Schlösser & Burgen

Mehr als 3000 Wasserburgen und Adelssitze soll es einst in Westfalen gegeben haben. Heute noch künden über 100 Schlösser, Burgen und Herrensitze im Münsterland von den hochherrschaftlichen Zeiten. Schon der bloße Anblick der zahlreichen Wasserschlösser lässt Romantiker dahinschmelzen und bei den Burganlagen kommen auch Historienfans ins Schwärmen.

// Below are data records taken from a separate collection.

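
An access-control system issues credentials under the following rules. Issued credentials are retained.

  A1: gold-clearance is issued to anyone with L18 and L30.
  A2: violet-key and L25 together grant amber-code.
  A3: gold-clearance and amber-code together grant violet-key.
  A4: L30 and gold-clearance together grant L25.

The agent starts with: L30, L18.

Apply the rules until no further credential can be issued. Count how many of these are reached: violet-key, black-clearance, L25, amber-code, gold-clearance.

2

Holding L18 and L30 grants gold-clearance (A1).
Holding L30 and gold-clearance grants L25 (A4).
violet-key would need gold-clearance and amber-code (A3), but amber-code is never granted.
No rule produces black-clearance, and it is not given.
L25: reached.
amber-code would need violet-key and L25 (A2), but violet-key is never granted.
gold-clearance: reached.
Reached: L25 and gold-clearance — 2 of the 5.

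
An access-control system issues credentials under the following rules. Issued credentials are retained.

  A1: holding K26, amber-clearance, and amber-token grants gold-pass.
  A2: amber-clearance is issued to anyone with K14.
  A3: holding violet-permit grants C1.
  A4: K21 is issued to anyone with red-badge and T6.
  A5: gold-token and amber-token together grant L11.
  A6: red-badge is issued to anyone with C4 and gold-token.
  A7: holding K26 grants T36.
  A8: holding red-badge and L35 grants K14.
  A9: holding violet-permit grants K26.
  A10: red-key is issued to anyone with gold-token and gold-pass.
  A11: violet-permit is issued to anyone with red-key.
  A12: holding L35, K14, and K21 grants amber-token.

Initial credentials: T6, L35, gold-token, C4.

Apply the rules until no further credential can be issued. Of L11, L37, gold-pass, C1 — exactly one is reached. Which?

L11

Holding C4 and gold-token grants red-badge (A6).
Holding red-badge and T6 grants K21 (A4).
Holding red-badge and L35 grants K14 (A8).
Holding L35, K14, and K21 grants amber-token (A12).
Holding gold-token and amber-token grants L11 (A5).
No rule produces L37, and it is not given. gold-pass would need K26, amber-clearance, and amber-token (A1), but K26 is never granted. C1 would need violet-permit (A3), but violet-permit is never granted.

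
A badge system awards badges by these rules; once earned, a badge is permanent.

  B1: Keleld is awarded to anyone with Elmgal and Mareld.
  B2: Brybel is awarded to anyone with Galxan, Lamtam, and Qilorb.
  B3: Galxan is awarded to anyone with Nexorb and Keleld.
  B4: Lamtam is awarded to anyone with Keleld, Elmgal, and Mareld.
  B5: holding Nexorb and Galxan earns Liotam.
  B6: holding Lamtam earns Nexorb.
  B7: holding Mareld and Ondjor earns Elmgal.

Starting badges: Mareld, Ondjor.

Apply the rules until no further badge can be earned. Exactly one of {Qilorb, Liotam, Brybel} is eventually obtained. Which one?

Liotam

With Mareld and Ondjor, Elmgal is earned (B7).
With Elmgal and Mareld, Keleld is earned (B1).
With Keleld, Elmgal, and Mareld, Lamtam is earned (B4).
With Lamtam, Nexorb is earned (B6).
With Nexorb and Keleld, Galxan is earned (B3).
With Nexorb and Galxan, Liotam is earned (B5).
Brybel would need Galxan, Lamtam, and Qilorb (B2), but Qilorb is never earned. No rule produces Qilorb, and it is not given.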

Dabei reicht die Spannweite von prächtigen Wasserschlössern, wie Schloss Ahaus, über altehrwürdige Adelssitze und Herrenhäuser, wie Haus Egelborg in Legden, bis zu Burganlagen, wie in Gemen oder Nienborg. Einige Anlagen lassen sich bei einem Spaziergang durch die oftmals prächtigen Parkanlagen von außen bewundern, andere laden auch zu einem Besuch im Inneren ein.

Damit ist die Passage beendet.